The theory for right to left modulus exponential technique is very straight forward if the explanation is using a small modulus n number. For example,
$$3^{77} \bmod 11$$
In this example, we know that the remainder will be always less than 11 which the maximum remainder in this case will be 10. Hence, when we are implementing the square across right-to-left binary bits, the biggest square operation will be 10 and followed by modulus 11 & so-on
However, if we are applying this in the RSA formula. For example,
$$S^e \bmod n$$
where $n$ is the product of $p \times q$ and it can be up to 4000 over bits. Regardless of the value of $e$, using the right-to-left technique, the sub-step anyhow will involve the square of the remainder. In this case, does it mean worst case we will have 4000 bits x 4000 bits, and it will yield 8000 bits result & followed by the modulus $n$ operation. (This doesn't sound make sense to me, of course, there is also a high chance I don't 100% understand this technique)

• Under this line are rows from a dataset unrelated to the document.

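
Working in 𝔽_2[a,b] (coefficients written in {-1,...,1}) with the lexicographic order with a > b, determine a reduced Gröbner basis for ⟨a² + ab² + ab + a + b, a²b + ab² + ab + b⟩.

G = {a² + a, b}

f_1 = a² + ab² + ab + a + b, LT = a².
f_2 = a²b + ab² + ab + b, LT = a²b.

S(f_1,f_2): lcm = a²b. S = ab³ + b² + b.
  leading term ab³: no divisor's leading term divides it; move ab³ to the remainder.
  leading term b²: no divisor's leading term divides it; move b² to the remainder.
  leading term b: no divisor's leading term divides it; move b to the remainder.
  remainder ab³ + b² + b ≠ 0; add g_3 = ab³ + b² + b to the basis.

S(f_1,g_3): lcm = a²b³. S = ab⁵ + ab⁴ + ab³ + ab² + ab + b⁴.
  leading term ab⁵: subtract (b²)·g_3 from ab⁵ + ab⁴ + ab³ + ab² + ab + b⁴ → ab⁴ + ab³ + ab² + ab + b³
  leading term ab⁴: subtract (b)·g_3 from ab⁴ + ab³ + ab² + ab + b³ → ab³ + ab² + ab + b²
  leading term ab³: subtract (1)·g_3 from ab³ + ab² + ab + b² → ab² + ab + b
  leading term ab²: no divisor's leading term divides it; move ab² to the remainder.
  leading term ab: no divisor's leading term divides it; move ab to the remainder.
  leading term b: no divisor's leading term divides it; move b to the remainder.
  remainder ab² + ab + b ≠ 0; add g_4 = ab² + ab + b to the basis.

S(g_3,g_4): lcm = ab³. S = ab² + b.
  leading term ab²: subtract (1)·g_4 from ab² + b → ab
  leading term ab: no divisor's leading term divides it; move ab to the remainder.
  remainder ab ≠ 0; add g_5 = ab to the basis.

S(g_3,g_5): lcm = ab³. S = b² + b.
  leading term b²: no divisor's leading term divides it; move b² to the remainder.
  leading term b: no divisor's leading term divides it; move b to the remainder.
  remainder b² + b ≠ 0; add g_6 = b² + b to the basis.

S(g_4,g_5): lcm = ab². S = ab + b.
  leading term ab: subtract (1)·g_5 from ab + b → b
  leading term b: no divisor's leading term divides it; move b to the remainder.
  remainder b ≠ 0; add g_7 = b to the basis.

The other S-polynomials (S(f_2,g_3), S(f_1,g_4), S(f_2,g_4), S(f_1,g_5), S(f_2,g_5), S(f_1,g_6), S(f_2,g_6), S(g_3,g_6), S(g_4,g_6), S(g_5,g_6), S(f_1,g_7), S(f_2,g_7), S(g_3,g_7), S(g_4,g_7), S(g_5,g_7), S(g_6,g_7)) all reduce to 0 modulo the current basis, so we have a Gröbner basis.
Inter-reduce: drop elements whose leading term is divisible by another's, tail-reduce, and make monic.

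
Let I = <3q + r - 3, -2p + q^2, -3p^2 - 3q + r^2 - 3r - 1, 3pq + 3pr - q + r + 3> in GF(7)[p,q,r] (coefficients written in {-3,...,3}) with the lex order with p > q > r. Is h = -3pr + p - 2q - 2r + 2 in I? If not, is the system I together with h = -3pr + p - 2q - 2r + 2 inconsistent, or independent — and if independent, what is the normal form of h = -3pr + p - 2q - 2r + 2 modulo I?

Adjoining -3pr + p - 2q - 2r + 2 makes the ideal the whole ring: the system is inconsistent.

First compute the reduced Gröbner basis of I by Buchberger's algorithm.
f_1 = 3q + r - 3, LT = q.
f_2 = -2p + q^2, LT = p.
f_3 = -3p^2 - 3q + r^2 - 3r - 1, LT = p^2.
f_4 = 3pq + 3pr - q + r + 3, LT = pq.

S(f_1,f_4): lcm = pq. S = -3pr - p - 2q + 2r - 1.
  reduce S modulo (f_1, f_2, f_3, f_4):
  remainder r^3 - r^2 - 2r ≠ 0; add k_5 = r^3 - r^2 - 2r to the basis.

S(f_2,f_3): lcm = p^2. S = 3pq^2 - q - 2r^2 - r + 2.
  reduce S modulo (f_1, f_2, f_3, f_4, k_5):
  remainder -r - 1 ≠ 0; add k_6 = -r - 1 to the basis.

The other S-polynomials (S(f_1,f_2), S(f_1,f_3), S(f_2,f_4), S(f_3,f_4), S(f_1,k_5), S(f_2,k_5), S(f_3,k_5), S(f_4,k_5), S(f_1,k_6), S(f_2,k_6), S(f_3,k_6), S(f_4,k_6), S(k_5,k_6)) all reduce to 0 modulo the current basis, so we have a Gröbner basis.
Inter-reduce: drop elements whose leading term is divisible by another's, tail-reduce, and make monic.
Reduced Gröbner basis: {p + 3, q + 1, r + 1}.
Label its elements g_1 = p + 3, g_2 = q + 1, g_3 = r + 1.

Reduce h = -3pr + p - 2q - 2r + 2 modulo G:
  leading term pr: subtract (-3r)·g_1 from -3pr + p - 2q - 2r + 2 → p - 2q + 2
  leading term p: subtract (1)·g_1 from p - 2q + 2 → -2q - 1
  leading term q: subtract (-2)·g_2 from -2q - 1 → 1
  leading term 1: no divisor's leading term divides it; move 1 to the remainder.
  normal form = 1.
The normal form is nonzero, so h ∉ I. Since h minus its normal form lies in I, I + (h) = I + (n) where n = 1; decide whether this ideal is the whole ring.
Here n = 1 is a nonzero constant, hence a unit: 1 ∈ I + (h), the Gröbner basis of I + (h) is {1}, and the enlarged system has no common solution — adjoining h is inconsistent.

The remainder on division by a Gröbner basis is unique — it is the normal form.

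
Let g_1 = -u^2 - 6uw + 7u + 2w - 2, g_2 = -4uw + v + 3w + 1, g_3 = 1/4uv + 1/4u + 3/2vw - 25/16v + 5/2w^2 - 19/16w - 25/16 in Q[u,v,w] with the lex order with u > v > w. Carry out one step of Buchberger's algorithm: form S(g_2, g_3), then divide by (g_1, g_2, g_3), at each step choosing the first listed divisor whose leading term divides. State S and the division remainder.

S(g_2, g_3) = -uw - 1/4v^2 - 6vw^2 + 11/2vw - 1/4v - 10w^3 + 19/4w^2 + 25/4w; remainder on division = -1/4v^2 - 6vw^2 + 11/2vw - 1/2v - 10w^3 + 19/4w^2 + 11/2w - 1/4.

lcm(LM(g_2), LM(g_3)) = uvw.
S = (lcm/LT(g_2))·g_2 − (lcm/LT(g_3))·g_3 = -uw - 1/4v^2 - 6vw^2 + 11/2vw - 1/4v - 10w^3 + 19/4w^2 + 25/4w.
Reduce S modulo (g_1, g_2, g_3) in that order:
  leading term uw: subtract (1/4)·g_2 from -uw - 1/4v^2 - 6vw^2 + 11/2vw - 1/4v - 10w^3 + 19/4w^2 + 25/4w → -1/4v^2 - 6vw^2 + 11/2vw - 1/2v - 10w^3 + 19/4w^2 + 11/2w - 1/4
  leading term v^2: no divisor's leading term divides it; move -1/4v^2 to the remainder.
  leading term vw^2: no divisor's leading term divides it; move -6vw^2 to the remainder.
  leading term vw: no divisor's leading term divides it; move 11/2vw to the remainder.
  leading term v: no divisor's leading term divides it; move -1/2v to the remainder.
  leading term w^3: no divisor's leading term divides it; move -10w^3 to the remainder.
  leading term w^2: no divisor's leading term divides it; move 19/4w^2 to the remainder.
  leading term w: no divisor's leading term divides it; move 11/2w to the remainder.
  leading term 1: no divisor's leading term divides it; move -1/4 to the remainder.
The remainder -1/4v^2 - 6vw^2 + 11/2vw - 1/2v - 10w^3 + 19/4w^2 + 11/2w - 1/4 is nonzero, so it would be added as the next basis element.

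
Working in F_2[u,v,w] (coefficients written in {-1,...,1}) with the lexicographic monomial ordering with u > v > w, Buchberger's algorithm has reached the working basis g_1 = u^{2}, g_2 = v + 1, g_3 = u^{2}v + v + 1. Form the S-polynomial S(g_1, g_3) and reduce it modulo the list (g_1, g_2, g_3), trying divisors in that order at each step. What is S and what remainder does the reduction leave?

S(g_1, g_3) = v + 1; remainder on division = 0.

lcm(LM(g_1), LM(g_3)) = u^{2}v.
S = (lcm/LT(g_1))·g_1 − (lcm/LT(g_3))·g_3 = v + 1.
Reduce S modulo (g_1, g_2, g_3) in that order:
  leading term v: subtract (1)·g_2 from v + 1 → 0
The remainder is 0, so this S-polynomial contributes no new basis element.
This is the inner loop of Buchberger's algorithm — each nonzero remainder becomes a new basis element.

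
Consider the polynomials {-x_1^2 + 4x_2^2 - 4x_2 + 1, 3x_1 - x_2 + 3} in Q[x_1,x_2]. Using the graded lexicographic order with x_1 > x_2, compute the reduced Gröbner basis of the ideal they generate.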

I apologize if the question sounds silly to you. But I like to get more idea of how to practically apply this technique into the real world RSA implementation. The right-to-left technique looks like only help in the big exponential side, but there is still a big modulus number portion to be resolved which I still couldn't make sense where the most internal source is more focusing on the exponential side.
Appreciate it if you can enlighten me.